What are the key research methods and materials used in your doctoral research?

The research strategy of the dissertation was an interdisciplinary theory-guided qualitative case study. In my research, I utilised perspectives and concepts from strategic management, network management and transition studies, as well as psychological theories of behavioural change. My doctoral dissertation is interdisciplinary because I approached my research topic by combining perspectives from different disciplines and applying them to research in forest economics.

My research methods and materials were qualitative with the aim to gain an in-depth understanding of the research topic. I analysed and interpreted scientific and non-scientific documents and their contents to determine the past and currently occurring adaptations within the forest industry’s value creation logic. I conducted semi-structured and theme interviews to identify the possible future value creation logic of forestry service providers and the attitudes and readiness of forest owners to change their forest management in order to respond to changes in the business environment. Finally, I reflected my findings to the forest sector.
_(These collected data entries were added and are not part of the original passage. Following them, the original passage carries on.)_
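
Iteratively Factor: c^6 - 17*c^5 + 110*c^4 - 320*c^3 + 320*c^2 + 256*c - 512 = (c - 2)*(c^5 - 15*c^4 + 80*c^3 - 160*c^2 + 256) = (c - 4)*(c - 2)*(c^4 - 11*c^3 + 36*c^2 - 16*c - 64) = (c - 4)^2*(c - 2)*(c^3 - 7*c^2 + 8*c + 16) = (c - 4)^3*(c - 2)*(c^2 - 3*c - 4) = (c - 4)^3*(c - 2)*(c + 1)*(c - 4)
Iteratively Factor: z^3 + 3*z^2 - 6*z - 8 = (z + 1)*(z^2 + 2*z - 8) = (z + 1)*(z + 4)*(z - 2)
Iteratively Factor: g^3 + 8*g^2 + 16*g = (g + 4)*(g^2 + 4*g) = g*(g + 4)*(g + 4)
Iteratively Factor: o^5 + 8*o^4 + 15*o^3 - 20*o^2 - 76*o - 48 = (o + 1)*(o^4 + 7*o^3 + 8*o^2 - 28*o - 48) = (o + 1)*(o + 2)*(o^3 + 5*o^2 - 2*o - 24) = (o + 1)*(o + 2)*(o + 3)*(o^2 + 2*o - 8) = (o - 2)*(o + 1)*(o + 2)*(o + 3)*(o + 4)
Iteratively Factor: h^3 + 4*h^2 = (h)*(h^2 + 4*h) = h*(h + 4)*(h)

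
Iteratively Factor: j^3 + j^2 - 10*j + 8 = (j + 4)*(j^2 - 3*j + 2) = (j - 2)*(j + 4)*(j - 1)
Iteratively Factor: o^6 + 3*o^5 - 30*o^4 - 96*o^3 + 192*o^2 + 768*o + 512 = (o - 4)*(o^5 + 7*o^4 - 2*o^3 - 104*o^2 - 224*o - 128) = (o - 4)*(o + 1)*(o^4 + 6*o^3 - 8*o^2 - 96*o - 128) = (o - 4)^2*(o + 1)*(o^3 + 10*o^2 + 32*o + 32) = (o - 4)^2*(o + 1)*(o + 2)*(o^2 + 8*o + 16) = (o - 4)^2*(o + 1)*(o + 2)*(o + 4)*(o + 4)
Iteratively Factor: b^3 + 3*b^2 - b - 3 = (b + 3)*(b^2 - 1) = (b + 1)*(b + 3)*(b - 1)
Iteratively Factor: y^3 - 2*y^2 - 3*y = (y)*(y^2 - 2*y - 3) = y*(y - 3)*(y + 1)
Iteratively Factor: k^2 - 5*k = (k)*(k - 5)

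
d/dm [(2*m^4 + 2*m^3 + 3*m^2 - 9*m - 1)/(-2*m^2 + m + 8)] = (-8*m^5 + 2*m^4 + 68*m^3 + 33*m^2 + 44*m - 71)/(4*m^4 - 4*m^3 - 31*m^2 + 16*m + 64)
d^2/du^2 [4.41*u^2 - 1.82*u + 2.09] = 8.82000000000000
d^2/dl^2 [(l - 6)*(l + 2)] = 2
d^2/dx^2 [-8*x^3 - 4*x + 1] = -48*x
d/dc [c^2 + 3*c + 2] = 2*c + 3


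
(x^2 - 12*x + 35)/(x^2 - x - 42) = (x - 5)/(x + 6)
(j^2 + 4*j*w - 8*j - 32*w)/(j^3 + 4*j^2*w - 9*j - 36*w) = (j - 8)/(j^2 - 9)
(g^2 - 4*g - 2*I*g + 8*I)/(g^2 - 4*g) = (g - 2*I)/g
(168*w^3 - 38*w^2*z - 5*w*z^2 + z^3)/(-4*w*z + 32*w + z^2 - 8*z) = (-42*w^2 - w*z + z^2)/(z - 8)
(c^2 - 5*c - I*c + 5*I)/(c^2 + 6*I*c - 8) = (c^2 - 5*c - I*c + 5*I)/(c^2 + 6*I*c - 8)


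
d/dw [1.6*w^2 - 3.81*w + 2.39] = 3.2*w - 3.81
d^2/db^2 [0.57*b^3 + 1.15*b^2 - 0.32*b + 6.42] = 3.42*b + 2.3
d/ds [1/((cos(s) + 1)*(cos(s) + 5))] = 2*(cos(s) + 3)*sin(s)/((cos(s) + 1)^2*(cos(s) + 5)^2)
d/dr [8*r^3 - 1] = 24*r^2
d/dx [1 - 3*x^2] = -6*x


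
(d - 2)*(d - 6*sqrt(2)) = d^2 - 6*sqrt(2)*d - 2*d + 12*sqrt(2)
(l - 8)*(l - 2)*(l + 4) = l^3 - 6*l^2 - 24*l + 64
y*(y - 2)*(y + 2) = y^3 - 4*y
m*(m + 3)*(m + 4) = m^3 + 7*m^2 + 12*m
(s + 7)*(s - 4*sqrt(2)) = s^2 - 4*sqrt(2)*s + 7*s - 28*sqrt(2)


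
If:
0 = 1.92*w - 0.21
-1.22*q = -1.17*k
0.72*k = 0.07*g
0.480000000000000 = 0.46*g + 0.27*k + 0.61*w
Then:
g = 0.85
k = 0.08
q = 0.08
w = 0.11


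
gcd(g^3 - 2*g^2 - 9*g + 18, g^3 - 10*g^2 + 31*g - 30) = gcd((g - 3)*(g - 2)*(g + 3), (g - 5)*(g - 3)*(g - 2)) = g^2 - 5*g + 6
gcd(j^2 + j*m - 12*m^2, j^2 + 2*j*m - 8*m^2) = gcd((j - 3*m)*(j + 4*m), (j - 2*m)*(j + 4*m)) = j + 4*m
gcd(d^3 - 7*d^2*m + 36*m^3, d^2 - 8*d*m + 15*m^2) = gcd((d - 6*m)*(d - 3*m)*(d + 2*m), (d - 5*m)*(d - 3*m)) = d - 3*m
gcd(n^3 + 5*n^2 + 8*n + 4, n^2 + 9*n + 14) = n + 2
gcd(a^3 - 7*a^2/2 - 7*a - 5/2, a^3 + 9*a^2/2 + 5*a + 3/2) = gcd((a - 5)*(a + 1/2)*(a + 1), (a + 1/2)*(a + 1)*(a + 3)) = a^2 + 3*a/2 + 1/2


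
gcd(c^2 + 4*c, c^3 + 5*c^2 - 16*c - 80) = c + 4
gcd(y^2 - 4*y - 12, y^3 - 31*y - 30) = y - 6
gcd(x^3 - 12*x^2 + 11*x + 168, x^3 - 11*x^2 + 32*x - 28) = x - 7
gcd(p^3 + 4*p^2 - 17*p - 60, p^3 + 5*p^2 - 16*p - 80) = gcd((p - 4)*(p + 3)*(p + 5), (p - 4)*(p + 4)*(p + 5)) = p^2 + p - 20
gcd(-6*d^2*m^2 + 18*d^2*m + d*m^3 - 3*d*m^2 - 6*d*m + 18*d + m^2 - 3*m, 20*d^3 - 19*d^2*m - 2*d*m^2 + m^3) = 1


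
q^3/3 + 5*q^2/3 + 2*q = q*(q/3 + 1)*(q + 2)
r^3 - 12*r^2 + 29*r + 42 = (r - 7)*(r - 6)*(r + 1)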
The doctoral dissertation of Anu Laakkonen, MSc, entitled On the reconfiguring value creation logic and networks of the forest sector in a changing business environment will be examined at the Faculty of Science, Forestry and Technology, Joensuu Campus. The opponent will Professor Robert Kozak, The University of British Columbia,  and the custos will be Professor Jouni Pykäläinen, University of Eastern Finland. Language of the public defence is English.